Fast forward a few years, and now back in the US, Mr Whinney decided to become a cocoa broker, hoping to import high-quality cocoa at a fair price.
So he wrote letters to 12 of the biggest US companies procuring cocoa beans at the time.
One of the companies, Brooklyn-based CocoaLine, replied, and in 1993 Mr Whinney brought the first shipment of certified organic cocoa to the US.
But he says he was still frustrated. He wanted to create his own chocolate company, one that went from "farm to bar", ensuring full transparency and fair wages for the farmers. And so the idea for Theo Chocolate was born.
Today the company employs 95 people, and its chocolate bars and other products - which are all made at its base in Seattle - continue to grow in popularity across the US.
Since 2011 Theo Chocolate has been sourcing half of its cocoa from the eastern regions of the Democratic Republic of Congo (DRC), an area that has been badly affected by conflict over the past two decades.
The business's involvement in the DRC followed an unforeseen Hollywood encounter - Oscar-winning actor Ben Affleck got in touch with Theo Chocolate to see if it could help his charity, the Eastern Congo Initiative (ECI).
ECI gives grants and support to community groups in the region, to help boost education, healthcare and economic development.
Ms Music says they were not immediately sold on the idea of a partnership with a Hollywood star. "When Affleck came to our offices, we were vetting him as much as he was vetting us," she says.
However, Ms Music and Mr Whinney were soon won over, and Theo Chocolate started to work with local Congolese growers to guide them on how best to farm cocoa, process it, and dry it, in order to meet international standards.
And as importantly, Theo Chocolate agreed to buy their cocoa at prices twice the average paid by the biggest chocolate companies. Last year they bought 300 tonnes of cocoa from the region, all organic and Fair Trade.
In addition to its economic boost, cocoa farming also benefits the environment of the DRC because the high-yielding crop does not have to be replanted, and prevents deforestation.
As Theo Chocolate continues to grow, Mr Whinney and Ms Music have shown that a divorced couple can successfully run a business together.
But how common is it? Not very, according to the experts.
Glenn Muske, professor of entrepreneurship at North Dakota State University, says: "Few couples remain together in business after a divorce. Mostly one party buys the other out, or the business is sold entirely, or they simply close the doors."
He adds that for a couple to successfully run a company together after divorce depends on a number of factors, ranging from what their work relationship was like before the break-up, how profitable the business was prior to the divorce, whether the divorce process went smoothly, and if both members bring a unique strength to the firm.
He adds: "It is important that they each are able to release themselves from the [past] personal relationship, and focus on the business and the business relationship."
Philip Way, a divorce lawyer for Mills & Reeve in Leeds in the UK, agrees that the divorced couple have to be able to put their emotions to one side.

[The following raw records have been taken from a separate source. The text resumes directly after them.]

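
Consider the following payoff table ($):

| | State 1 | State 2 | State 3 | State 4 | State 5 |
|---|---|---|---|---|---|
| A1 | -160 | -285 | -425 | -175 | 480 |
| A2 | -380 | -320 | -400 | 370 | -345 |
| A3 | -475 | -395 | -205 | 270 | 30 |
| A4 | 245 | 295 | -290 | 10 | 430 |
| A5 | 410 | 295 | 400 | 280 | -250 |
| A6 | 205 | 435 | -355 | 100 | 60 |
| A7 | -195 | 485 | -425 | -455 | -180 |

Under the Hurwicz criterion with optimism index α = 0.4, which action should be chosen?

A1: 0.4·480 + 0.6·(-425) = -63
A2: 0.4·370 + 0.6·(-400) = -92
A3: 0.4·270 + 0.6·(-475) = -177
A4: 0.4·430 + 0.6·(-290) = -2
A5: 0.4·410 + 0.6·(-250) = 14
A6: 0.4·435 + 0.6·(-355) = -39
A7: 0.4·485 + 0.6·(-455) = -79
Highest Hurwicz score = 14 → A5.

A5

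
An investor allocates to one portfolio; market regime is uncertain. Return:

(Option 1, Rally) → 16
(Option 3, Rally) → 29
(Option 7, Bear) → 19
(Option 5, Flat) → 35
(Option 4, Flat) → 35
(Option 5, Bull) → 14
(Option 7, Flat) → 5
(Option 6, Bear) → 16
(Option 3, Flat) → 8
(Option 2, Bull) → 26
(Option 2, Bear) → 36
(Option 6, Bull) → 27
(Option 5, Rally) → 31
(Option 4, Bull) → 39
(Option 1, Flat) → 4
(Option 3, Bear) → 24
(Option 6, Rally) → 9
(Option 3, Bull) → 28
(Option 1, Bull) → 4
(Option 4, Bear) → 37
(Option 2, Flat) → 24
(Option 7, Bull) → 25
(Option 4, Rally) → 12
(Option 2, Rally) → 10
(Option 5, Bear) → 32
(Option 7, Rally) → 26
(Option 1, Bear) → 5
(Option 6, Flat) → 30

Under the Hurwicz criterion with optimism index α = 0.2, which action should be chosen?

Option 1: 0.2·16 + 0.8·4 = 6.4
Option 2: 0.2·36 + 0.8·10 = 15.2
Option 3: 0.2·29 + 0.8·8 = 12.2
Option 4: 0.2·39 + 0.8·12 = 17.4
Option 5: 0.2·35 + 0.8·14 = 18.2
Option 6: 0.2·30 + 0.8·9 = 13.2
Option 7: 0.2·26 + 0.8·5 = 9.2
Highest Hurwicz score = 18.2 → Option 5.

Option 5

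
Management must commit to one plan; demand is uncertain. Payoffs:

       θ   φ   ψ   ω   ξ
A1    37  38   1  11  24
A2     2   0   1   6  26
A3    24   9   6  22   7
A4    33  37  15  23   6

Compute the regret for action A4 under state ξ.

Best payoff under ξ is 26.
Regret = 26 − 6 = 20.

20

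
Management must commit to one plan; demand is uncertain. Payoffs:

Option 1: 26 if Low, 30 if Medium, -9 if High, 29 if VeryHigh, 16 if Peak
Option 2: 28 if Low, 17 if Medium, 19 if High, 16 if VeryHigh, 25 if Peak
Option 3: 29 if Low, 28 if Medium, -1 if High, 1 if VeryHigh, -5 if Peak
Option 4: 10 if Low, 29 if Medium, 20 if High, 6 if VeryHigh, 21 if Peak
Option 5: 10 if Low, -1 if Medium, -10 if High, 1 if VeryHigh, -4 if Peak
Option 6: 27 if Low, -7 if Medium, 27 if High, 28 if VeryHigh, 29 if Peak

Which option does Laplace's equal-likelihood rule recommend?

Row averages: Option 1=18.4, Option 2=21, Option 3=10.4, Option 4=17.2, Option 5=-0.8, Option 6=20.8
Highest average = 21 → Option 2.

Option 2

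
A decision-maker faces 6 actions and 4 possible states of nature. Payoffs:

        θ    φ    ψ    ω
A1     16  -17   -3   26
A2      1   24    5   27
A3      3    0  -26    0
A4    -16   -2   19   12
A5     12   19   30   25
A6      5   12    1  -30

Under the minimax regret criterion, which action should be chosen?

Column bests: θ=16, φ=24, ψ=30, ω=27.
A1 regrets: 0, 41, 33, 1 → max 41
A2 regrets: 15, 0, 25, 0 → max 25
A3 regrets: 13, 24, 56, 27 → max 56
A4 regrets: 32, 26, 11, 15 → max 32
A5 regrets: 4, 5, 0, 2 → max 5
A6 regrets: 11, 12, 29, 57 → max 57
Smallest max regret = 5 → A5.

A5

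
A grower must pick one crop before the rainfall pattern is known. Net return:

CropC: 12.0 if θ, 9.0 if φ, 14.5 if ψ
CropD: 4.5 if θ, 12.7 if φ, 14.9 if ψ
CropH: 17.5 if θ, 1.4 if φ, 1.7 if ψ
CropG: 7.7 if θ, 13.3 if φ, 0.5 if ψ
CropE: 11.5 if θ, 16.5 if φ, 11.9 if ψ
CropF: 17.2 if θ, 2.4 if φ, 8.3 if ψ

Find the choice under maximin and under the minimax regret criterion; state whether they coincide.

maximin → CropE; minimax regret → CropE (agree)

Row minima: CropC=9.0, CropD=4.5, CropH=1.4, CropG=0.5, CropE=11.5, CropF=2.4
Best worst-case = 11.5 → CropE.
Column bests: θ=17.5, φ=16.5, ψ=14.9.
CropC regrets: 5.5, 7.5, 0.4 → max 7.5
CropD regrets: 13.0, 3.8, 0.0 → max 13.0
CropH regrets: 0.0, 15.1, 13.2 → max 15.1
CropG regrets: 9.8, 3.2, 14.4 → max 14.4
CropE regrets: 6.0, 0.0, 3.0 → max 6.0
CropF regrets: 0.3, 14.1, 6.6 → max 14.1
Smallest max regret = 6.0 → CropE.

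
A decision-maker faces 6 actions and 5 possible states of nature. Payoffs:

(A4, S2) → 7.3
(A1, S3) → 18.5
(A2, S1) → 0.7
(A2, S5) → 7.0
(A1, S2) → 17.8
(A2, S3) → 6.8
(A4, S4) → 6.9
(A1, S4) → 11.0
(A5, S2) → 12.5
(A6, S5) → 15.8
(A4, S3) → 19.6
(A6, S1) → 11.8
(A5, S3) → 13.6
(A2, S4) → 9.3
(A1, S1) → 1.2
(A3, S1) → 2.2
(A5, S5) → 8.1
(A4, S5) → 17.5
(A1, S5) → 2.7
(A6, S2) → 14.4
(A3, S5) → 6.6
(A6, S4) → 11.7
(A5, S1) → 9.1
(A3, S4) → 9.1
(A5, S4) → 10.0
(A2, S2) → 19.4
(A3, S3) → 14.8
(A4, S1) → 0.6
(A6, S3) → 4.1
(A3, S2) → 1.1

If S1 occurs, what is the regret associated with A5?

2.7

Best payoff under S1 is 11.8.
Regret = 11.8 − 9.1 = 2.7.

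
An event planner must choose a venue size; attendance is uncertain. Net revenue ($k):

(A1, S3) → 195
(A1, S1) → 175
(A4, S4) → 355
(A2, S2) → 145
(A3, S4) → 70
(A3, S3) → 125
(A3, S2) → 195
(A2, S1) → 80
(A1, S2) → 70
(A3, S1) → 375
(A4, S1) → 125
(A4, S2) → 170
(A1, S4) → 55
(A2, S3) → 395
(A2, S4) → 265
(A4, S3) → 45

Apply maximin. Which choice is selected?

Row minima: A1=55, A2=80, A3=70, A4=45
Best worst-case = 80 → A2.

A2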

"It is obviously very dependent on what was the reason for the divorce in the first place," he says. "And then the couple have to think about how they will handle it emotionally when one or the other remarries. I certainly don't think every divorced couple can continue in business."
Back at Theo Chocolate, both Ms Music and Mr Whinney have remarried.
He says: "Just about every working day with Debra I remember why I married her, and why we are divorced. I made an amazing choice to bring her into my life."